Süddeutsche Zeitung

Massenproteste:Iran löst Sittenpolizei auf

Seit mehr als zwei Monaten halten die Massenproteste nach dem Tod von Mahsa Amini an. Nun reagiert das Parlament.

Nach anhaltenden Massenprotesten in Iran hat sich Präsident Ebrahim Raisi Medienberichten zufolge mit mehreren Ministern zu einem Krisengipfel getroffen. Am Samstagabend hatte Raisi sich nach Angaben des Präsidialamts mit Parlamentspräsident Mohammad-Bagher Ghalibaf und Justizchef Gholam-Hussein Mohseni-Edschehi beraten. Am Sonntag erklärte Generalstaatsanwalt Mohammed-Dschafar Montaseri, die Sittenpolizei im Land sei aufgelöst worden.

"Die Sittenpolizei hat nichts mit der Justiz zu tun und wurde entlassen", sagte er der Siasat Daily zufolge auf die Frage eines Teilnehmers, warum die Entscheidung während einer religiösen Konferenz beschlossen wurde.

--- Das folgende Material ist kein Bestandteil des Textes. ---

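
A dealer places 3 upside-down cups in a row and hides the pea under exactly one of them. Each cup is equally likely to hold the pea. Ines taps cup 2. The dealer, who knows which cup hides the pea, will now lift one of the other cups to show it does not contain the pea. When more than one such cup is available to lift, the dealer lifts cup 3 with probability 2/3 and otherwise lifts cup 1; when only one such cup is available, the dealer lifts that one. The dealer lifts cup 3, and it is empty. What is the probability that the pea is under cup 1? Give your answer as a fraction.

Condition on the true location of the pea.
If it is under cup 1 (prior 1/3): only cup 3 is available, probability 1; weight (1/3)·1 = 1/3.
If it is under cup 2 (prior 1/3): cup 3 is available, opened with probability 2/3; weight (1/3)·(2/3) = 2/9.
If it is under cup 3 (prior 1/3): the dealer opened cup 3, so this case is ruled out; weight (1/3)·0 = 0.
The weights sum to 5/9.
So P(the pea under cup 1 | the dealer opened cup 3) = (1/3) / (5/9) = 3/5.

3/5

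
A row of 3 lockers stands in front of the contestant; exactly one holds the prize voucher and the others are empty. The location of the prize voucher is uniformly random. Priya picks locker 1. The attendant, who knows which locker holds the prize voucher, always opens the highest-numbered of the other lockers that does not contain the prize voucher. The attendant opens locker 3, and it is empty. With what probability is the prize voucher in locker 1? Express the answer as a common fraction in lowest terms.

Condition on the true location of the prize voucher.
If it is in either of lockers 1 and 2 (prior 1/3 each): locker 3 is the highest-numbered option available, probability 1; weight (1/3)·1 = 1/3 each.
If it is in locker 3 (prior 1/3): the attendant opened locker 3, so this case is ruled out; weight (1/3)·0 = 0.
The weights sum to 2/3.
So P(the prize voucher in locker 1 | the attendant opened locker 3) = (1/3) / (2/3) = 1/2.

1/2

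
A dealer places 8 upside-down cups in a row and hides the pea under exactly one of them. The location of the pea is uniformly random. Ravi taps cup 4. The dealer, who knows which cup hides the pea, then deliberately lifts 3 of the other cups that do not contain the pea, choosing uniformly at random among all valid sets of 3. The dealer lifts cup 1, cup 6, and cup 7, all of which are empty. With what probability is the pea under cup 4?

1/8

Apply Bayes' rule, conditioning on where the pea actually is.
If it is under any of cups 1, 6, and 7 (prior 1/8 each): that cup was opened and seen not to hold the prize — ruled out; weight (1/8)·0 = 0 each.
If it is under any of cups 2, 3, 5, and 8 (prior 1/8 each): the dealer has 20 equally likely choices, so probability 1/20; weight (1/8)·(1/20) = 1/160 each.
If it is under cup 4 (prior 1/8): the dealer has 35 equally likely choices, so probability 1/35; weight (1/8)·(1/35) = 1/280.
The weights sum to 1/35.
So P(the pea under cup 4 | the dealer opened cup 1, cup 6, and cup 7) = (1/280) / (1/35) = 1/8.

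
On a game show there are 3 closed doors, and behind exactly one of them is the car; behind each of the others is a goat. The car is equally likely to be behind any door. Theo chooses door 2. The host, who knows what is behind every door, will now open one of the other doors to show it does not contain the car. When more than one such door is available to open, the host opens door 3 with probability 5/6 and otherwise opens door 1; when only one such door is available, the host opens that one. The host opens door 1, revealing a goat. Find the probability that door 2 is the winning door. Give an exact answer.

1/7

Consider each possible location of the car in turn.
If it is behind door 1 (prior 1/3): the host opened door 1, so this case is ruled out; weight (1/3)·0 = 0.
If it is behind door 2 (prior 1/3): door 3 is available but not opened, probability 1/6; weight (1/3)·(1/6) = 1/18.
If it is behind door 3 (prior 1/3): only door 1 is available, probability 1; weight (1/3)·1 = 1/3.
The weights sum to 7/18.
So P(the car behind door 2 | the host opened door 1) = (1/18) / (7/18) = 1/7.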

Die Sittenpolizei war unter dem strenggläubigen Präsidenten Mahmoud Ahmadinejad gegründet worden, um "die Kultur der Sittsamkeit und des Hijab zu fördern". Sie hatte Proteste gegen das System provoziert, als sie die iranische Kurdin Mahsa Amini verhaftete, weil sie die Zwangsvorschriften für das Tragen eines Kopftuchs nicht eingehalten haben soll. Die 22-Jährige war am 16. September in Polizeigewahrsam gestorben.

Untersuchungsausschuss geplant

In einem ungewöhnlichen Schritt hat Iran außerdem die Einsetzung eines "Untersuchungsausschusses" angekündigt, der die Gründe für die seit mehr als zwei Monaten andauernden Proteste im Land klären soll. Allerdings sollen weder Demonstranten oder Systemkritiker noch andere politische Parteien daran teilnehmen, erklärte Innenminister Ahmad Wahidi laut Nachrichtenagentur Ilna am Sonntag.

Präsident Raisi plante bereits seit längerem als eine Art "Versöhnungsgeste" ein Forum, um auch mit Kritikern die mehr als zwei Monate andauernden Proteste im Land zu diskutieren und Differenzen auszuräumen.

Kritiker gaben allerdings zu bedenken, dass eine Untersuchung der Proteste ohne Teilnahme von Protestvertretern oder Oppositionspolitikern keine konstruktiven Ergebnisse erzielen würde. Manche bezeichneten den Vorschlag als "absurd".

Seit Aminis Tod demonstrieren landesweit Tausende Menschen gegen den repressiven Kurs der Regierung sowie das islamische Herrschaftssystem. Nach Angaben von Staatsmedien sollen mittlerweile Hunderte Menschen angeklagt worden sein, allein in Teheran sollen sich 315 Demonstranten vor Gericht verantworten. Nach Angaben von Menschenrechtlern wurden Zehntausende verhaftet und mindestens 240 getötet.